Deniz… Kimine göre sadece bir tatil anısı, kimine göre ekmek kapısı, kimine göre de sonsuzluğa açılan bir pencere. Ama aslında hepimiz için bir yaşam kaynağı. Okyanuslar, denizler, kıyılar… Doğanın bize sunduğu en büyük nimetlerden biri. Ve bu nimet, ne yazık ki yıllardır hoyratça kirletiliyor. Son zamanlarda hepimizi sevindiren bir haber geldi Mersin’den. Mersin Büyükşehir Belediyesi, Elektronik Gemi Denetleme Sistemi ile denizi kirleten bir gemiyi tespit etti ve bu gemiye milyonlarca liralık ceza uyguladı. Bu, sadece bir ceza değil; çevreye, doğaya, yaşama verilen büyük bir mesajdı: “Artık yeter, bu deniz sahipsiz değil”

Deniz kirliliği uzun yıllardır göz ardı edilen bir sorun. Yük gemileri, tankerler, yolcu tekneleri… Birçoğu, denetimsizlikten faydalanarak atıklarını bilinçsizce denize bırakıyor. Bu atıklar, sadece suyun rengini ya da kokusunu bozmuyor. Deniz ekosistemini çökertiyor, balıkları yok ediyor, kıyı turizmini baltalıyor ve en önemlisi de insan sağlığını tehdit ediyor. Oysa denizler sadece birer su kütlesi değil. Binlerce canlı türünün evi, çocuklarımızın geleceği, ülkemizin doğal zenginliği. Bu yüzden denizi korumak, sadece belediyelerin ya da çevre derneklerinin değil, hepimizin ortak görevi. Ama elbette bu konuda en büyük sorumluluk, kural koyan ve uygulayan kurumlara düşüyor. Mersin Büyükşehir Belediyesi’nin bu kararlı tutumu, aslında Türkiye’nin dört bir yanına örnek olmalı. Elektronik Gemi Denetleme Sistemi gibi teknolojik altyapılar, çevre denetiminde çığır açabilir. Elbette ceza tek başına çözüm değildir, ama bir başlangıçtır. Hem caydırıcıdır, hem de kamuoyuna güçlü bir mesaj verir: “Denizlerimizi kirletenler artık hesap verecek”

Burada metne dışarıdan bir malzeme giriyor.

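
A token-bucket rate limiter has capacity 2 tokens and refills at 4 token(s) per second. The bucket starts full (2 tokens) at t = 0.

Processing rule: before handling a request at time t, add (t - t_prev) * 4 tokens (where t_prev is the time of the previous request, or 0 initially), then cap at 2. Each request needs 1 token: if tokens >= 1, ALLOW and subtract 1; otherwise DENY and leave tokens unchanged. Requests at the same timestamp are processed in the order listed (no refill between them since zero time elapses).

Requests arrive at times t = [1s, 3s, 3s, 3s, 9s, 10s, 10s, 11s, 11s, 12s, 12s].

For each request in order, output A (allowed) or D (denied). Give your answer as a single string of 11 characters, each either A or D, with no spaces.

Answer: AAADAAAAAAA

Derivation:
Simulating step by step:
  req#1 t=1s: ALLOW
  req#2 t=3s: ALLOW
  req#3 t=3s: ALLOW
  req#4 t=3s: DENY
  req#5 t=9s: ALLOW
  req#6 t=10s: ALLOW
  req#7 t=10s: ALLOW
  req#8 t=11s: ALLOW
  req#9 t=11s: ALLOW
  req#10 t=12s: ALLOW
  req#11 t=12s: ALLOW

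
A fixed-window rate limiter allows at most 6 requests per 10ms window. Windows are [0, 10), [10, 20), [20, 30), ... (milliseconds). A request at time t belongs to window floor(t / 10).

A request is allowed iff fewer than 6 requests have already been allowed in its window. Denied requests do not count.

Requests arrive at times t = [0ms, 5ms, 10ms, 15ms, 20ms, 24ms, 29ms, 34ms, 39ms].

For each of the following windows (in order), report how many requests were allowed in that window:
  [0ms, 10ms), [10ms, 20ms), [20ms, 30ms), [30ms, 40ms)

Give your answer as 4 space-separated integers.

Processing requests:
  req#1 t=0ms (window 0): ALLOW
  req#2 t=5ms (window 0): ALLOW
  req#3 t=10ms (window 1): ALLOW
  req#4 t=15ms (window 1): ALLOW
  req#5 t=20ms (window 2): ALLOW
  req#6 t=24ms (window 2): ALLOW
  req#7 t=29ms (window 2): ALLOW
  req#8 t=34ms (window 3): ALLOW
  req#9 t=39ms (window 3): ALLOW

Allowed counts by window: 2 2 3 2

Answer: 2 2 3 2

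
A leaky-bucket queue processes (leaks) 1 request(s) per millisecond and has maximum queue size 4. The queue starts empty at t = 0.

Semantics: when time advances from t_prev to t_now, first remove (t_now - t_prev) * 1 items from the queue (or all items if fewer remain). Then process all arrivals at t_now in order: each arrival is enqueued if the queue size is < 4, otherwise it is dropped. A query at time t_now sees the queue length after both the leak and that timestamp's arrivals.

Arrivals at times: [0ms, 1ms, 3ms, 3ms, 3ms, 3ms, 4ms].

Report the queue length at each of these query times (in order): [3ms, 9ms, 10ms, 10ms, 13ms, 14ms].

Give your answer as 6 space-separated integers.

Answer: 4 0 0 0 0 0

Derivation:
Queue lengths at query times:
  query t=3ms: backlog = 4
  query t=9ms: backlog = 0
  query t=10ms: backlog = 0
  query t=10ms: backlog = 0
  query t=13ms: backlog = 0
  query t=14ms: backlog = 0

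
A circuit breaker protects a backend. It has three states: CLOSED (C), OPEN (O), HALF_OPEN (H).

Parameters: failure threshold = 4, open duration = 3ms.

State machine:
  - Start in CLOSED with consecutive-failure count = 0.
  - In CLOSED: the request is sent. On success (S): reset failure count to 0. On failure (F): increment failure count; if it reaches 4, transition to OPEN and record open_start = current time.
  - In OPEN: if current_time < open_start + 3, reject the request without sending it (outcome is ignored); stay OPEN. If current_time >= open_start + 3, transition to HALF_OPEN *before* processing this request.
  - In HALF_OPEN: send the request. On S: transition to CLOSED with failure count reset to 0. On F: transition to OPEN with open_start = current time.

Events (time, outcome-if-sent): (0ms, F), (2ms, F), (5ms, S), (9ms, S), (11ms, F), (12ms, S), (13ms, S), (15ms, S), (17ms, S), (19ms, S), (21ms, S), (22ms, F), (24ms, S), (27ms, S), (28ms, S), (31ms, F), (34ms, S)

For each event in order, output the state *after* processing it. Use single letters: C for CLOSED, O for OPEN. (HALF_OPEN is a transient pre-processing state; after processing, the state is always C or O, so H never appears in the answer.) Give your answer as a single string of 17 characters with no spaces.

Answer: CCCCCCCCCCCCCCCCC

Derivation:
State after each event:
  event#1 t=0ms outcome=F: state=CLOSED
  event#2 t=2ms outcome=F: state=CLOSED
  event#3 t=5ms outcome=S: state=CLOSED
  event#4 t=9ms outcome=S: state=CLOSED
  event#5 t=11ms outcome=F: state=CLOSED
  event#6 t=12ms outcome=S: state=CLOSED
  event#7 t=13ms outcome=S: state=CLOSED
  event#8 t=15ms outcome=S: state=CLOSED
  event#9 t=17ms outcome=S: state=CLOSED
  event#10 t=19ms outcome=S: state=CLOSED
  event#11 t=21ms outcome=S: state=CLOSED
  event#12 t=22ms outcome=F: state=CLOSED
  event#13 t=24ms outcome=S: state=CLOSED
  event#14 t=27ms outcome=S: state=CLOSED
  event#15 t=28ms outcome=S: state=CLOSED
  event#16 t=31ms outcome=F: state=CLOSED
  event#17 t=34ms outcome=S: state=CLOSED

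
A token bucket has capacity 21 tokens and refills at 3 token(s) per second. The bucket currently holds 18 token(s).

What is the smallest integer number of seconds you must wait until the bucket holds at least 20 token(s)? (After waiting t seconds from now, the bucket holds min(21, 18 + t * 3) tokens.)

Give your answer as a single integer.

Answer: 1

Derivation:
Need 18 + t * 3 >= 20, so t >= 2/3.
Smallest integer t = ceil(2/3) = 1.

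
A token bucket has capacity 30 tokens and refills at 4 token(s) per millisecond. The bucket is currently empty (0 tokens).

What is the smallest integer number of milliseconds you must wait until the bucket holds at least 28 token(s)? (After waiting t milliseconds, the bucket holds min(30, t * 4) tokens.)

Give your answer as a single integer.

Answer: 7

Derivation:
Need t * 4 >= 28, so t >= 28/4.
Smallest integer t = ceil(28/4) = 7.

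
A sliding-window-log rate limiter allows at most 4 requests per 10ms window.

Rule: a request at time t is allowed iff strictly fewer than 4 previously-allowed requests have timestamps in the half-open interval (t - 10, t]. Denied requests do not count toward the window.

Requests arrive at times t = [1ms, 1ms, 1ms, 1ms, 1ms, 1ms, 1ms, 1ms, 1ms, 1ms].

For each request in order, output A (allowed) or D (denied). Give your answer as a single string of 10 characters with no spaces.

Answer: AAAADDDDDD

Derivation:
Tracking allowed requests in the window:
  req#1 t=1ms: ALLOW
  req#2 t=1ms: ALLOW
  req#3 t=1ms: ALLOW
  req#4 t=1ms: ALLOW
  req#5 t=1ms: DENY
  req#6 t=1ms: DENY
  req#7 t=1ms: DENY
  req#8 t=1ms: DENY
  req#9 t=1ms: DENY
  req#10 t=1ms: DENY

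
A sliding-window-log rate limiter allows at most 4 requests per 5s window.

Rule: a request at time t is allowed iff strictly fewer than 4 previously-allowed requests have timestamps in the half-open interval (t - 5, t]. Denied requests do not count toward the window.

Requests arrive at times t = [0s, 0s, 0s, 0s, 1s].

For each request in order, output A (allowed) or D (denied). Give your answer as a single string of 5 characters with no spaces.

Answer: AAAAD

Derivation:
Tracking allowed requests in the window:
  req#1 t=0s: ALLOW
  req#2 t=0s: ALLOW
  req#3 t=0s: ALLOW
  req#4 t=0s: ALLOW
  req#5 t=1s: DENY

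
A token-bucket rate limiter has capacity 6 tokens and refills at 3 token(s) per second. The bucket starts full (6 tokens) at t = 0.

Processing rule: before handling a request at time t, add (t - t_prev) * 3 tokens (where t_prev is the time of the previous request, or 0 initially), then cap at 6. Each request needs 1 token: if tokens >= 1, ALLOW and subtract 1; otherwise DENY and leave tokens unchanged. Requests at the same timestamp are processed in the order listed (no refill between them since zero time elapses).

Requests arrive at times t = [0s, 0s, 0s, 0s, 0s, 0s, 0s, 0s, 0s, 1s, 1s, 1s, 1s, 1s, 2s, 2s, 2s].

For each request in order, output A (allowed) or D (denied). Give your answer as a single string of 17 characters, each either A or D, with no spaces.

Simulating step by step:
  req#1 t=0s: ALLOW
  req#2 t=0s: ALLOW
  req#3 t=0s: ALLOW
  req#4 t=0s: ALLOW
  req#5 t=0s: ALLOW
  req#6 t=0s: ALLOW
  req#7 t=0s: DENY
  req#8 t=0s: DENY
  req#9 t=0s: DENY
  req#10 t=1s: ALLOW
  req#11 t=1s: ALLOW
  req#12 t=1s: ALLOW
  req#13 t=1s: DENY
  req#14 t=1s: DENY
  req#15 t=2s: ALLOW
  req#16 t=2s: ALLOW
  req#17 t=2s: ALLOW

Answer: AAAAAADDDAAADDAAA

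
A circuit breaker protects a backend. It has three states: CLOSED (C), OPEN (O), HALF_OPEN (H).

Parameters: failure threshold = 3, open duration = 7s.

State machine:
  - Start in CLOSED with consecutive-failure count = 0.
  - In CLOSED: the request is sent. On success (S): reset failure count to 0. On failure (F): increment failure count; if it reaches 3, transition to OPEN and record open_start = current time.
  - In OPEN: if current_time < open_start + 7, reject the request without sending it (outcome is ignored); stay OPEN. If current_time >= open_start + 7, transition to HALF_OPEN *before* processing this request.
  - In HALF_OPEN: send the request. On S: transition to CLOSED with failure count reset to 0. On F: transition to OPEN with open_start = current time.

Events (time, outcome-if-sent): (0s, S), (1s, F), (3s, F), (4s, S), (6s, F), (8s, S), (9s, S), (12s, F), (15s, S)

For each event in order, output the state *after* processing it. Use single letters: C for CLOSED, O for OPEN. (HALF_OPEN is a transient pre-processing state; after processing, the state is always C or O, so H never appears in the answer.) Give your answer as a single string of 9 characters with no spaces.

State after each event:
  event#1 t=0s outcome=S: state=CLOSED
  event#2 t=1s outcome=F: state=CLOSED
  event#3 t=3s outcome=F: state=CLOSED
  event#4 t=4s outcome=S: state=CLOSED
  event#5 t=6s outcome=F: state=CLOSED
  event#6 t=8s outcome=S: state=CLOSED
  event#7 t=9s outcome=S: state=CLOSED
  event#8 t=12s outcome=F: state=CLOSED
  event#9 t=15s outcome=S: state=CLOSED

Answer: CCCCCCCCC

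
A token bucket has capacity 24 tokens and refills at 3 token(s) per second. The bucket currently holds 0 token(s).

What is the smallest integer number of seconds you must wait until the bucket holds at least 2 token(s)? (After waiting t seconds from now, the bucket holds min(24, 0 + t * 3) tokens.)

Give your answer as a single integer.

Answer: 1

Derivation:
Need 0 + t * 3 >= 2, so t >= 2/3.
Smallest integer t = ceil(2/3) = 1.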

Bizler de yurttaşlar olarak üzerimize düşeni yapmalıyız. Sahile attığımız bir plastik şişe, farkında olmadan yüzlerce kilometre yol alıp bir deniz canlısının yaşamına mal olabilir. Denize atılan sigara izmariti bile kirlilik zincirinin bir halkasıdır. Temizlik ve duyarlılık, bireyde başlar.